4. La primaire ouverte socialiste de 2011 aura eu sur l’UMP et sur le traitement médiatique de la vie politique un impact profond. C’est en effet la première fois dans son histoire que l’UMP, ou son ancêtre le RPR, voit une compétition véritablement ouverte et assortie de débats publics pour sa présidence (hormis la compétition passée relativement inaperçue entre Michelle Alliot-Marie et Jean-Paul Delevoye, à la fin des années 90). Il faut y voir un effet de mimétisme, mais peut-être aussi une évolution plus profonde dont les caractéristiques restent encore à comprendre.

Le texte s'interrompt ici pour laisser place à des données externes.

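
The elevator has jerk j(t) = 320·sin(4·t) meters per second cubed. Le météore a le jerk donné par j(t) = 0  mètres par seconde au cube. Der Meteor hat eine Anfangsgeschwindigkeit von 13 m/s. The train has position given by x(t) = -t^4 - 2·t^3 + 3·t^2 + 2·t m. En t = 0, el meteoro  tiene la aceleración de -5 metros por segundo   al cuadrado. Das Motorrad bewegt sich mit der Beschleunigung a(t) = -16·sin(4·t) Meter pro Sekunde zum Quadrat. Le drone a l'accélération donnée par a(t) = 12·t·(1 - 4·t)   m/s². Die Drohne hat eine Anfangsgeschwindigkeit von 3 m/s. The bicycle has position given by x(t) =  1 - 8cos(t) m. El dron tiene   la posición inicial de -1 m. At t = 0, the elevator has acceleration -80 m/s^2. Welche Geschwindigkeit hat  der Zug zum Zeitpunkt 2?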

C’est également la première fois dans l’histoire politique française que l’élection du chef d’un parti politique est à ce point médiatisée, avec pour point d’orgue sans précédent la diffusion en prime-time d’un débat télévisé entre les compétiteurs. À cet égard, il convient de souligner que le journalisme politique français a fait un très net saut qualitatif, en particulier la rédaction de France 2, avec un pari éditorial de mise en avant de ce type d’actualité qui pour l’heure s’avère globalement payant en termes d’audience.

5. Cet affrontement Copé-Fillon ne met pas en jeu le statut de chef de file de la droite. C’est une demi-finale dont le vainqueur affrontera en finale le tenant du titre. Celui qui reste le favori des électeurs de droite. L’absent omniprésent. Le «Voldemort» de la droite.